Mary se inclinó, solícita, hacia la muchacha sentada a su lado.
—¿Cuánto tiempo llevas aquí, Sissy?
—No sé. Es muy fácil perder la noción del tiempo. Seis años como mínimo. O quizá ocho. O nueve.
—… Keith Moon de los Who…, Brian Jones de los Stones…, la encantadora Florence Ballard de las Supremes…, Mary Wells…
—¿Cuántos años tenías cuando llegaste aquí? —preguntó Mary, articulando por fin el mayor de sus temores.
—Cuss Elliot…, Janis Joplin…
—Veintitrés.
—King Curtis… Johnny Burnette…
—¿Y cuántos años tienes ahora?
—Slim Harpo…, Bob Oso Hite…, Stevie Ray Vaughan…
—Veintitrés —repuso Sissy.
En el escenario, Alan Freed siguió arrojando nombres al parque casi vacío mientras salían las estrellas, primero un centenar, luego mil, después demasiadas como para contarlas, estrellas que habían surgido de la nada y que ahora brillaban en todos los rincones del negro firmamento; el presentador siguió gritando los nombres de las víctimas de sobredosis, las víctimas del alcohol, las víctimas de accidentes aéreos y las víctimas de disparos mortales, las que habían sido halladas en callejones, flotando en piscinas, o en cunetas con la barra de dirección clavada en el pecho y la mayor parte de la cabeza arrancada; recitaba los nombres de los jóvenes y de los viejos, pero la mayor parte eran jóvenes, y cuando oyó los nombres de Ronnie van Zant y Steve Gaines recordó la letra de una de sus canciones, la que decía Oooh, lo hueles, hueles ese olor, y sí, desde luego que olía ese olor; incluso ahí, en medio de la nada, en medio de la clara noche de Oregón, Mary percibía aquel olor, y cuando tomó la mano de Clark, fue como si tocara la mano de un cadáver.

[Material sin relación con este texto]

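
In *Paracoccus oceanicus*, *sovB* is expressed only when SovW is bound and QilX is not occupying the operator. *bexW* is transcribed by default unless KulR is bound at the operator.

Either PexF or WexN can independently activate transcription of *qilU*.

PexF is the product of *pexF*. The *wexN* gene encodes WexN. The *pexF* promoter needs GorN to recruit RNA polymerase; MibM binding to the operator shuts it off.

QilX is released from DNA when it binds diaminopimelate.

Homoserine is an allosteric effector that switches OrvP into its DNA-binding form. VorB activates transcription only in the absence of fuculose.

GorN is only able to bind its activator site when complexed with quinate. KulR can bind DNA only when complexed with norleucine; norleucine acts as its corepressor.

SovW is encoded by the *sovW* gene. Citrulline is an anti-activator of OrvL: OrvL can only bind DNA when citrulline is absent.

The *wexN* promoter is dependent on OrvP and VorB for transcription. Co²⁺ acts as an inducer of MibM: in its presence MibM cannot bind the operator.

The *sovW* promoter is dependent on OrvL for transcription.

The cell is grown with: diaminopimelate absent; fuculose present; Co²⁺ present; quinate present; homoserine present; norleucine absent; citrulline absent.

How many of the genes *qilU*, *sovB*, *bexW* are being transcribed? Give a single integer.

2

Quinate is present, so GorN is active.
Co²⁺ is present, so MibM is inactive.
No repressor is bound and GorN is active, so *pexF* is transcribed.
So PexF is produced and active.
Homoserine is present, so OrvP is active.
Fuculose is present, so VorB is inactive.
Required activator VorB is absent, so *wexN* is not transcribed.
So WexN is not produced.
Activator PexF is present, so *qilU* is transcribed.
→ *qilU* is ON.
Citrulline is absent, so OrvL is active.
No repressor is bound and OrvL is active, so *sovW* is transcribed.
So SovW is produced and active.
Diaminopimelate is absent, so QilX is active.
With repressor QilX bound, *sovB* is not transcribed.
→ *sovB* is OFF.
Norleucine is absent, so KulR is inactive.
With no repressor bound, *bexW* is transcribed.
→ *bexW* is ON.
2 of the 3 genes are transcribed.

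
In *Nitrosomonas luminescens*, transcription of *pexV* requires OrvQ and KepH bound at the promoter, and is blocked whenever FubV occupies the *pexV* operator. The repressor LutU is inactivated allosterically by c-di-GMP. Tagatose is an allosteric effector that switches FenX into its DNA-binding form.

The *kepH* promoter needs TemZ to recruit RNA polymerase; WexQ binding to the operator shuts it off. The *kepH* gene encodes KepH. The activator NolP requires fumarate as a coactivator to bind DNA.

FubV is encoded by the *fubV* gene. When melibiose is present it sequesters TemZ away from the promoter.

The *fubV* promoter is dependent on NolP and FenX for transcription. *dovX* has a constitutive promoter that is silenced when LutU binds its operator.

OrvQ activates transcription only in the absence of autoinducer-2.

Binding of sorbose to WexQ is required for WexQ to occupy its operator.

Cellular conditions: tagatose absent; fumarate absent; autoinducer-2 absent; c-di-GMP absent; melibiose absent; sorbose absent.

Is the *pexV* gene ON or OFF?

Autoinducer-2 is absent, so OrvQ is active.
Melibiose is absent, so TemZ is active.
Sorbose is absent, so WexQ is inactive.
No repressor is bound and TemZ is active, so *kepH* is transcribed.
So KepH is produced and active.
Fumarate is absent, so NolP is inactive.
Tagatose is absent, so FenX is inactive.
Required activator NolP is absent, so *fubV* is not transcribed.
So FubV is not produced.
No repressor is bound and OrvQ and KepH are active, so *pexV* is transcribed.

ON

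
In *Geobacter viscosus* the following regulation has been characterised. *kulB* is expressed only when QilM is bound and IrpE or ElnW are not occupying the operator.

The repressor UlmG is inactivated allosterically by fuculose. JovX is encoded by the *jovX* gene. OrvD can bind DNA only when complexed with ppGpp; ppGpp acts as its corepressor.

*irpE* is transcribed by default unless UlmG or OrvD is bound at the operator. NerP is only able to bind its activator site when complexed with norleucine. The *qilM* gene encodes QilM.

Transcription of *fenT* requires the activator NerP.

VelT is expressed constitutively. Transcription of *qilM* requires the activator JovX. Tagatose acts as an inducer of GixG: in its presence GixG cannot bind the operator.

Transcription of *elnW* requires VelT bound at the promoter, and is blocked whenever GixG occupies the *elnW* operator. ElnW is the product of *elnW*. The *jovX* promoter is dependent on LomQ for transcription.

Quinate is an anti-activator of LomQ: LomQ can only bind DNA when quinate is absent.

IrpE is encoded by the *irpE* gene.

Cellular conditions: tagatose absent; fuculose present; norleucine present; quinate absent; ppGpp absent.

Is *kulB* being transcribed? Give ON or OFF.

OFF

Fuculose is present, so UlmG is inactive.
ppGpp is absent, so OrvD is inactive.
With no repressor bound, *irpE* is transcribed.
So IrpE is produced and active.
Tagatose is absent, so GixG is active.
VelT is produced constitutively and is active.
With repressor GixG bound, *elnW* is not transcribed.
So ElnW is not produced.
Quinate is absent, so LomQ is active.
No repressor is bound and LomQ is active, so *jovX* is transcribed.
So JovX is produced and active.
No repressor is bound and JovX is active, so *qilM* is transcribed.
So QilM is produced and active.
With repressor IrpE bound, *kulB* is not transcribed.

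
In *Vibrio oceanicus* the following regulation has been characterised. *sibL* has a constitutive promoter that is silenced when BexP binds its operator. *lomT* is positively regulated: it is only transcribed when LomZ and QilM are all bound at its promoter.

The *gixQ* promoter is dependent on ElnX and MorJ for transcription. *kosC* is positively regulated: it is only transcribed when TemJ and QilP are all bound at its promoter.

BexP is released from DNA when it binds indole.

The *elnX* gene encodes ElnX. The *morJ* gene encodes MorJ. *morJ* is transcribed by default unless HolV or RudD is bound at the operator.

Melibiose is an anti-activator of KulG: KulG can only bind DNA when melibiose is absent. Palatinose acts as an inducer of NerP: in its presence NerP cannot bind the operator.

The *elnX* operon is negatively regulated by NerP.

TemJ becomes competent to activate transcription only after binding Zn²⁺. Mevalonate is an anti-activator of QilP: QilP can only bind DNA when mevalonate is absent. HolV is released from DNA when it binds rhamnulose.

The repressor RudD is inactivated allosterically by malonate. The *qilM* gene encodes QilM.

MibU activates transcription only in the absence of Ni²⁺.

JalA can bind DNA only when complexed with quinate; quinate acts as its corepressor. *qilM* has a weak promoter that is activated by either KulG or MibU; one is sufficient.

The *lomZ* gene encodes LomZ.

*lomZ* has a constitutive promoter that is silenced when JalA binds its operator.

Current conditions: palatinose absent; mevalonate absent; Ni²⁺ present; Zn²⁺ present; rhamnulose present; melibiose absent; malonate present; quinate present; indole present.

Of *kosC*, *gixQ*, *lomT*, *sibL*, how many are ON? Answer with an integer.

2

Zn²⁺ is present, so TemJ is active.
Mevalonate is absent, so QilP is active.
No repressor is bound and TemJ and QilP are active, so *kosC* is transcribed.
→ *kosC* is ON.
Palatinose is absent, so NerP is active.
With repressor NerP bound, *elnX* is not transcribed.
So ElnX is not produced.
Rhamnulose is present, so HolV is inactive.
Malonate is present, so RudD is inactive.
With no repressor bound, *morJ* is transcribed.
So MorJ is produced and active.
Required activator ElnX is absent, so *gixQ* is not transcribed.
→ *gixQ* is OFF.
Quinate is present, so JalA is active.
With repressor JalA bound, *lomZ* is not transcribed.
So LomZ is not produced.
Melibiose is absent, so KulG is active.
Ni²⁺ is present, so MibU is inactive.
Activator KulG is present, so *qilM* is transcribed.
So QilM is produced and active.
Required activator LomZ is absent, so *lomT* is not transcribed.
→ *lomT* is OFF.
Indole is present, so BexP is inactive.
With no repressor bound, *sibL* is transcribed.
→ *sibL* is ON.
2 of the 4 genes are transcribed.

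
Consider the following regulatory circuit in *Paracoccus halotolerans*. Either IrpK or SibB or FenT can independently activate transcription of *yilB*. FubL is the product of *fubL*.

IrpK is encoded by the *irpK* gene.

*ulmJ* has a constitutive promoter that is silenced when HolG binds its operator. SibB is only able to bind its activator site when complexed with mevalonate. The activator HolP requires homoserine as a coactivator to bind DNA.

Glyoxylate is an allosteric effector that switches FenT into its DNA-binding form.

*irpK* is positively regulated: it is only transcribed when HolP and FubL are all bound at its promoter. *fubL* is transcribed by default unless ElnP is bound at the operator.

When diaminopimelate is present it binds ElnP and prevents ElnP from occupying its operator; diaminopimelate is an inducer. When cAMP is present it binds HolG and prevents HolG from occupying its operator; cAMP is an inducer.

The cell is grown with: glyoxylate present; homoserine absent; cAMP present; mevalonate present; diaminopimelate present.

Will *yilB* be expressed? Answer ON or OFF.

Homoserine is absent, so HolP is inactive.
Diaminopimelate is present, so ElnP is inactive.
With no repressor bound, *fubL* is transcribed.
So FubL is produced and active.
Required activator HolP is absent, so *irpK* is not transcribed.
So IrpK is not produced.
Mevalonate is present, so SibB is active.
Glyoxylate is present, so FenT is active.
Activator SibB is present, so *yilB* is transcribed.

ON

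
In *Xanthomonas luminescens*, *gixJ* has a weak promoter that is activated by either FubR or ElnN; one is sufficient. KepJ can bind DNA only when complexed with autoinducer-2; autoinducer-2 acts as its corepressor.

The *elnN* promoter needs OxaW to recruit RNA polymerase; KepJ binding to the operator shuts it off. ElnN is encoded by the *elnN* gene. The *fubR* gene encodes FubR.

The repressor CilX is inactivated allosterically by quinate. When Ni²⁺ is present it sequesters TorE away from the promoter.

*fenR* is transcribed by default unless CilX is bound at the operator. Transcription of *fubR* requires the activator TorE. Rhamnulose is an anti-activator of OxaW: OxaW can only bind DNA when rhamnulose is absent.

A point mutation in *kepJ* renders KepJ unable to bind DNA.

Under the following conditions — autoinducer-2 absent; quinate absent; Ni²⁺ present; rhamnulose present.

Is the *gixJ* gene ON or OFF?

OFF

Ni²⁺ is present, so TorE is inactive.
Required activator TorE is absent, so *fubR* is not transcribed.
So FubR is not produced.
KepJ is non-functional in this strain, so it has no effect.
Rhamnulose is present, so OxaW is inactive.
Required activator OxaW is absent, so *elnN* is not transcribed.
So ElnN is not produced.
No activator is available at the *gixJ* promoter, so *gixJ* is not transcribed.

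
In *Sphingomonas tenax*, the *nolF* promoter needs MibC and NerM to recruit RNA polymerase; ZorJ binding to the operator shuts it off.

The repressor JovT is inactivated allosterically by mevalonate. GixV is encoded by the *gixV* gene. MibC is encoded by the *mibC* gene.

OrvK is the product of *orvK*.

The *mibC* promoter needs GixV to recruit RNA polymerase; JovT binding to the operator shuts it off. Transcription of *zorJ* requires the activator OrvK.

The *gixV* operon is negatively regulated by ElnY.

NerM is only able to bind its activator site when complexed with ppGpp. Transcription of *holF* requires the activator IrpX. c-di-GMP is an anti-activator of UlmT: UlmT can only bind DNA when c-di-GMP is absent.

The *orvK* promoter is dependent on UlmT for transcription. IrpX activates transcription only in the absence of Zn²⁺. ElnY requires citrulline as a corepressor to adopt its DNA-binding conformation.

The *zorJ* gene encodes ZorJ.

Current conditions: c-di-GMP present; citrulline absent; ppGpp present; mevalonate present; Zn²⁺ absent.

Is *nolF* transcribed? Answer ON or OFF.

ON

Citrulline is absent, so ElnY is inactive.
With no repressor bound, *gixV* is transcribed.
So GixV is produced and active.
Mevalonate is present, so JovT is inactive.
No repressor is bound and GixV is active, so *mibC* is transcribed.
So MibC is produced and active.
c-di-GMP is present, so UlmT is inactive.
Required activator UlmT is absent, so *orvK* is not transcribed.
So OrvK is not produced.
Required activator OrvK is absent, so *zorJ* is not transcribed.
So ZorJ is not produced.
ppGpp is present, so NerM is active.
No repressor is bound and MibC and NerM are active, so *nolF* is transcribed.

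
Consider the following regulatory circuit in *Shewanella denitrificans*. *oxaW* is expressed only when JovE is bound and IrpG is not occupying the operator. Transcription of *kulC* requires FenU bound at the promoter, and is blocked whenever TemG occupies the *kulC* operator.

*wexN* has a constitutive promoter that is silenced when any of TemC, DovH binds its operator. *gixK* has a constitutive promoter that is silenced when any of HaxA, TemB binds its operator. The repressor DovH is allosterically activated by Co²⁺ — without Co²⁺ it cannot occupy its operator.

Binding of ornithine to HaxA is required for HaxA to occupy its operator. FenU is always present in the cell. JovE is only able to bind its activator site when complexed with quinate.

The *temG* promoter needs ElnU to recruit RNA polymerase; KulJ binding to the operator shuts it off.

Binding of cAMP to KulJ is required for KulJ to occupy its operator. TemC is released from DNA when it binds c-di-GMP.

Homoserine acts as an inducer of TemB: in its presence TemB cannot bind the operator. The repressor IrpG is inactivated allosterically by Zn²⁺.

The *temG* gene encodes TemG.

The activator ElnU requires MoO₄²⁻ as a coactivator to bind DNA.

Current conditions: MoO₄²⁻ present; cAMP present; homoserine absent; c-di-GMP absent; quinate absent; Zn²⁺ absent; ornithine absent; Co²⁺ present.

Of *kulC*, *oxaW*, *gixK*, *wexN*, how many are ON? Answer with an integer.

FenU is produced constitutively and is active.
MoO₄²⁻ is present, so ElnU is active.
cAMP is present, so KulJ is active.
With repressor KulJ bound, *temG* is not transcribed.
So TemG is not produced.
No repressor is bound and FenU is active, so *kulC* is transcribed.
→ *kulC* is ON.
Zn²⁺ is absent, so IrpG is active.
Quinate is absent, so JovE is inactive.
With repressor IrpG bound, *oxaW* is not transcribed.
→ *oxaW* is OFF.
Ornithine is absent, so HaxA is inactive.
Homoserine is absent, so TemB is active.
With repressor TemB bound, *gixK* is not transcribed.
→ *gixK* is OFF.
c-di-GMP is absent, so TemC is active.
Co²⁺ is present, so DovH is active.
With repressor TemC bound, *wexN* is not transcribed.
→ *wexN* is OFF.
1 of the 4 genes is transcribed.

1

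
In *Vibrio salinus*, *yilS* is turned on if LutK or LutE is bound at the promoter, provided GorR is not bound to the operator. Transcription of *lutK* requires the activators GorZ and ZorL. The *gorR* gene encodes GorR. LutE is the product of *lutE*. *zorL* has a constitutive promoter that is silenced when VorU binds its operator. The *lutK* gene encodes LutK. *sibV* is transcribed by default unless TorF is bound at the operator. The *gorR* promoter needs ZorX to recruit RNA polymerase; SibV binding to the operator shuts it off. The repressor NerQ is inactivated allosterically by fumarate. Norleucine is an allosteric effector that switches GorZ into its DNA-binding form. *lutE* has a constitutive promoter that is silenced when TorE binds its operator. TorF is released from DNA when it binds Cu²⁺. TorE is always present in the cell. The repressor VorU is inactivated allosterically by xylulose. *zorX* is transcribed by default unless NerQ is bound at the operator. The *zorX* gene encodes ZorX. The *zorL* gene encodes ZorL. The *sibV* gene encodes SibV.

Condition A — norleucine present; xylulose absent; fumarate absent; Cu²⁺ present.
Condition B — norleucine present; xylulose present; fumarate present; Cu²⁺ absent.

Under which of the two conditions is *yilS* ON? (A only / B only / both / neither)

neither

Condition A:
Norleucine is present, so GorZ is active.
Xylulose is absent, so VorU is active.
With repressor VorU bound, *zorL* is not transcribed.
So ZorL is not produced.
Required activator ZorL is absent, so *lutK* is not transcribed.
So LutK is not produced.
TorE is produced constitutively and is active.
With repressor TorE bound, *lutE* is not transcribed.
So LutE is not produced.
Fumarate is absent, so NerQ is active.
With repressor NerQ bound, *zorX* is not transcribed.
So ZorX is not produced.
Cu²⁺ is present, so TorF is inactive.
With no repressor bound, *sibV* is transcribed.
So SibV is produced and active.
With repressor SibV bound, *gorR* is not transcribed.
So GorR is not produced.
No activator is available at the *yilS* promoter, so *yilS* is not transcribed.
→ *yilS* is OFF in A.
Condition B:
Norleucine is present, so GorZ is active.
Xylulose is present, so VorU is inactive.
With no repressor bound, *zorL* is transcribed.
So ZorL is produced and active.
No repressor is bound and GorZ and ZorL are active, so *lutK* is transcribed.
So LutK is produced and active.
TorE is produced constitutively and is active.
With repressor TorE bound, *lutE* is not transcribed.
So LutE is not produced.
Fumarate is present, so NerQ is inactive.
With no repressor bound, *zorX* is transcribed.
So ZorX is produced and active.
Cu²⁺ is absent, so TorF is active.
With repressor TorF bound, *sibV* is not transcribed.
So SibV is not produced.
No repressor is bound and ZorX is active, so *gorR* is transcribed.
So GorR is produced and active.
With repressor GorR bound, *yilS* is not transcribed.
→ *yilS* is OFF in B.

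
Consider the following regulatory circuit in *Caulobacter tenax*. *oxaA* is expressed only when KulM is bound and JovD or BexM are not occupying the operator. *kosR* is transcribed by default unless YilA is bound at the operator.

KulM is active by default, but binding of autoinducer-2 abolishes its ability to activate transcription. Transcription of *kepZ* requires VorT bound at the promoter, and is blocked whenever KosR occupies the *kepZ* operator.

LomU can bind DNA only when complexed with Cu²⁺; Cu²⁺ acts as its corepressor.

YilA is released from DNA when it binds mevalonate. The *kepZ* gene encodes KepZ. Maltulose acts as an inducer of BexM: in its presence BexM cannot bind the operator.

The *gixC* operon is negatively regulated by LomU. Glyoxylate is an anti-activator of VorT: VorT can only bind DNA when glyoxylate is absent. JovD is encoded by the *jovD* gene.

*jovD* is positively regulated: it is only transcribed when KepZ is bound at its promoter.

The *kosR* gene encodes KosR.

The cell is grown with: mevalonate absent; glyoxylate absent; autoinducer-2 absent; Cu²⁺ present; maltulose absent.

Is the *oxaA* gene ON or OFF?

OFF

Autoinducer-2 is absent, so KulM is active.
Mevalonate is absent, so YilA is active.
With repressor YilA bound, *kosR* is not transcribed.
So KosR is not produced.
Glyoxylate is absent, so VorT is active.
No repressor is bound and VorT is active, so *kepZ* is transcribed.
So KepZ is produced and active.
No repressor is bound and KepZ is active, so *jovD* is transcribed.
So JovD is produced and active.
Maltulose is absent, so BexM is active.
With repressor JovD bound, *oxaA* is not transcribed.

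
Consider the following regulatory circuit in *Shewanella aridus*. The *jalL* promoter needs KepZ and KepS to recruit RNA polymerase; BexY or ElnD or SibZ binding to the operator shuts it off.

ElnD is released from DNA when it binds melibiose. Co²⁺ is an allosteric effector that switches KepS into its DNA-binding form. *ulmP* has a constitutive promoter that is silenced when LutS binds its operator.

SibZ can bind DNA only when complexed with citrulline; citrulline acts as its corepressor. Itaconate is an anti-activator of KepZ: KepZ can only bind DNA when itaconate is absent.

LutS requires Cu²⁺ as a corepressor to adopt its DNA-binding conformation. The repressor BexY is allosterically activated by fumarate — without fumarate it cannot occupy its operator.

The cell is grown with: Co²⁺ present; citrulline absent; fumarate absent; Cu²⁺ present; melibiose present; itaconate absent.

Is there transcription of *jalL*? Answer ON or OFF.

ON

Fumarate is absent, so BexY is inactive.
Itaconate is absent, so KepZ is active.
Melibiose is present, so ElnD is inactive.
Citrulline is absent, so SibZ is inactive.
Co²⁺ is present, so KepS is active.
No repressor is bound and KepZ and KepS are active, so *jalL* is transcribed.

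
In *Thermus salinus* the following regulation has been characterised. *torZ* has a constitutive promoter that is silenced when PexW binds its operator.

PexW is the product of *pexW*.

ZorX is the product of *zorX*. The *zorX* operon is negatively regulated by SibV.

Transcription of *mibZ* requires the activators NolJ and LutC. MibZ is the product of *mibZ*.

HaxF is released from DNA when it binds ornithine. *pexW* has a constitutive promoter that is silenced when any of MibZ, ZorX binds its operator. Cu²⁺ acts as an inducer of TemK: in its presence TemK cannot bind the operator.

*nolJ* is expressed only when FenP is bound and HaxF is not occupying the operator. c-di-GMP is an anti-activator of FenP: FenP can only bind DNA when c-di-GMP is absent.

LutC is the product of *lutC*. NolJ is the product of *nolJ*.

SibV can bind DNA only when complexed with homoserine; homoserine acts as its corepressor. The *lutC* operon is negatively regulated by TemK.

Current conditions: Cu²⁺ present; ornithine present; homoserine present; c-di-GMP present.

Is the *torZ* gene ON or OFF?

c-di-GMP is present, so FenP is inactive.
Ornithine is present, so HaxF is inactive.
Required activator FenP is absent, so *nolJ* is not transcribed.
So NolJ is not produced.
Cu²⁺ is present, so TemK is inactive.
With no repressor bound, *lutC* is transcribed.
So LutC is produced and active.
Required activator NolJ is absent, so *mibZ* is not transcribed.
So MibZ is not produced.
Homoserine is present, so SibV is active.
With repressor SibV bound, *zorX* is not transcribed.
So ZorX is not produced.
With no repressor bound, *pexW* is transcribed.
So PexW is produced and active.
With repressor PexW bound, *torZ* is not transcribed.

OFF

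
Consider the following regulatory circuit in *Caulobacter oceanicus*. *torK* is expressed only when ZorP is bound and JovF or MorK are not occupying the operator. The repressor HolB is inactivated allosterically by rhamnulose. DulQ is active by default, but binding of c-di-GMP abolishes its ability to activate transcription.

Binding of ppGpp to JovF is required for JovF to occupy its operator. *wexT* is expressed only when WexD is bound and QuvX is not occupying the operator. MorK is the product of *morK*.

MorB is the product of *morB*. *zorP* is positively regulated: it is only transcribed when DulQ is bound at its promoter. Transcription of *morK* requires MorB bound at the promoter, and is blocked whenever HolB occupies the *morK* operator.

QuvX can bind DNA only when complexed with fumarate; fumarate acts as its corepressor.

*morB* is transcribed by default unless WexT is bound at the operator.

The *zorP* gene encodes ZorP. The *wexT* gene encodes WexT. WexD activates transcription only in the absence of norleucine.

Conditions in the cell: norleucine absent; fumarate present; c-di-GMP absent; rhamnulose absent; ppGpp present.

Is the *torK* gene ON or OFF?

ppGpp is present, so JovF is active.
Rhamnulose is absent, so HolB is active.
Norleucine is absent, so WexD is active.
Fumarate is present, so QuvX is active.
With repressor QuvX bound, *wexT* is not transcribed.
So WexT is not produced.
With no repressor bound, *morB* is transcribed.
So MorB is produced and active.
With repressor HolB bound, *morK* is not transcribed.
So MorK is not produced.
c-di-GMP is absent, so DulQ is active.
No repressor is bound and DulQ is active, so *zorP* is transcribed.
So ZorP is produced and active.
With repressor JovF bound, *torK* is not transcribed.

OFF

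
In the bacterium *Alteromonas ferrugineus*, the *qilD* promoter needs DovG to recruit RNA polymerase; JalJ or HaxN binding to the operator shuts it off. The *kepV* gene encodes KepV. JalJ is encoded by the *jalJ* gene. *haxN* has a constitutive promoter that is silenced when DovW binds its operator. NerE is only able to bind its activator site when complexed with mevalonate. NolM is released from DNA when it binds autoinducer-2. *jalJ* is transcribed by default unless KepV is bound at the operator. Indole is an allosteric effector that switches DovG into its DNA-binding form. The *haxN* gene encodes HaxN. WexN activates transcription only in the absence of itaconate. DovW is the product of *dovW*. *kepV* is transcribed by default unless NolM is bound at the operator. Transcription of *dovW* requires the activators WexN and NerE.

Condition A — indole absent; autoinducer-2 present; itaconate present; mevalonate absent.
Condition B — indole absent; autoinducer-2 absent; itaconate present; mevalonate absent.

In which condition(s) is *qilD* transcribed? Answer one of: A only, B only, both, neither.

neither

Condition A:
Indole is absent, so DovG is inactive.
Autoinducer-2 is present, so NolM is inactive.
With no repressor bound, *kepV* is transcribed.
So KepV is produced and active.
With repressor KepV bound, *jalJ* is not transcribed.
So JalJ is not produced.
Itaconate is present, so WexN is inactive.
Mevalonate is absent, so NerE is inactive.
Required activator WexN is absent, so *dovW* is not transcribed.
So DovW is not produced.
With no repressor bound, *haxN* is transcribed.
So HaxN is produced and active.
With repressor HaxN bound, *qilD* is not transcribed.
→ *qilD* is OFF in A.
Condition B:
Indole is absent, so DovG is inactive.
Autoinducer-2 is absent, so NolM is active.
With repressor NolM bound, *kepV* is not transcribed.
So KepV is not produced.
With no repressor bound, *jalJ* is transcribed.
So JalJ is produced and active.
Itaconate is present, so WexN is inactive.
Mevalonate is absent, so NerE is inactive.
Required activator WexN is absent, so *dovW* is not transcribed.
So DovW is not produced.
With no repressor bound, *haxN* is transcribed.
So HaxN is produced and active.
With repressor JalJ bound, *qilD* is not transcribed.
→ *qilD* is OFF in B.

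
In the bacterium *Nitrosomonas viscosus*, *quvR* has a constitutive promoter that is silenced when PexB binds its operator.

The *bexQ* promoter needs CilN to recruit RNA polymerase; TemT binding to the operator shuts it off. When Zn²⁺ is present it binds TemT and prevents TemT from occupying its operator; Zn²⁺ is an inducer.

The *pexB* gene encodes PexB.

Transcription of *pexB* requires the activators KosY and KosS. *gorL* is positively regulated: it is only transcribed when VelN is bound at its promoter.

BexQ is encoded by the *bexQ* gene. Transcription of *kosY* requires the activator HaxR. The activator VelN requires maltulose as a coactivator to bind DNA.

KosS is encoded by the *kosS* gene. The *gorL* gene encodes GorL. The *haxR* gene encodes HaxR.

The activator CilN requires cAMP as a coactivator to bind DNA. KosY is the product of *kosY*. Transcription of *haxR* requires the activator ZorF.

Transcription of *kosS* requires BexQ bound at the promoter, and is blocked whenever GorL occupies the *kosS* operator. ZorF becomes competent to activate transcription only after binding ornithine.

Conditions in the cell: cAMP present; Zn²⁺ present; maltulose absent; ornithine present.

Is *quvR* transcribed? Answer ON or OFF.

Ornithine is present, so ZorF is active.
No repressor is bound and ZorF is active, so *haxR* is transcribed.
So HaxR is produced and active.
No repressor is bound and HaxR is active, so *kosY* is transcribed.
So KosY is produced and active.
cAMP is present, so CilN is active.
Zn²⁺ is present, so TemT is inactive.
No repressor is bound and CilN is active, so *bexQ* is transcribed.
So BexQ is produced and active.
Maltulose is absent, so VelN is inactive.
Required activator VelN is absent, so *gorL* is not transcribed.
So GorL is not produced.
No repressor is bound and BexQ is active, so *kosS* is transcribed.
So KosS is produced and active.
No repressor is bound and KosY and KosS are active, so *pexB* is transcribed.
So PexB is produced and active.
With repressor PexB bound, *quvR* is not transcribed.

OFF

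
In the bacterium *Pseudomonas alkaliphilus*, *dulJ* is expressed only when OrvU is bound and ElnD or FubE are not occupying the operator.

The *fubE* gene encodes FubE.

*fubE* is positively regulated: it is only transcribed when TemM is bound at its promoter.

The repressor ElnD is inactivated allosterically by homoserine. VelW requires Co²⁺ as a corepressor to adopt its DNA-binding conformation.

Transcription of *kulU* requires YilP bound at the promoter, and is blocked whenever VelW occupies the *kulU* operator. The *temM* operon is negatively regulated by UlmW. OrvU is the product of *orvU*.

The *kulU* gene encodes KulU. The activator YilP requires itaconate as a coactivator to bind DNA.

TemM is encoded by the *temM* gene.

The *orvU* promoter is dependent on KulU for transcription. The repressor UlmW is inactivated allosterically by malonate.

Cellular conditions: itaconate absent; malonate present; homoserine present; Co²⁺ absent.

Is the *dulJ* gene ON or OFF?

Homoserine is present, so ElnD is inactive.
Malonate is present, so UlmW is inactive.
With no repressor bound, *temM* is transcribed.
So TemM is produced and active.
No repressor is bound and TemM is active, so *fubE* is transcribed.
So FubE is produced and active.
Itaconate is absent, so YilP is inactive.
Co²⁺ is absent, so VelW is inactive.
Required activator YilP is absent, so *kulU* is not transcribed.
So KulU is not produced.
Required activator KulU is absent, so *orvU* is not transcribed.
So OrvU is not produced.
With repressor FubE bound, *dulJ* is not transcribed.

OFF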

—¡¡Muuuuuuy bieeeeen!! —aulló Alan Freed.
Tras él, en las tinieblas, varias hileras de sombras desfilaban hacia el escenario guiados por «pipas» que llevaban linternas de bolsillo.
—¿Preparados para pasarlo bieeen?
No obtuvo respuesta de los espectadores esparcidos por el parque, pero agitó los brazos y se echó a reír como si un público inmenso hubiera reaccionado extasiado. Todavía quedaba luz suficiente en el cielo como para que Mary pudiera ver cómo el anciano se llevaba la mano a la oreja para bajarse el volumen del audífono.
—¿Preparados para la marcha del siglooooo?
Esta vez sí obtuvo respuesta…, un chillido demoníaco de saxofones que procedía de las sombras del fondo del escenario.
—¡¡Pues entonces, adelante… PORQUE EL ROCK AND ROLL NUNCA MORIRÁ!!
Cuando los demás focos se encendieron y empezó a sonar el primer tema del largo, larguísimo concierto de aquella noche (era Que me aspen, cantada por Marvin Gaye), Mary pensó: «Eso es lo que me temo. Eso es exactamente lo que me temo».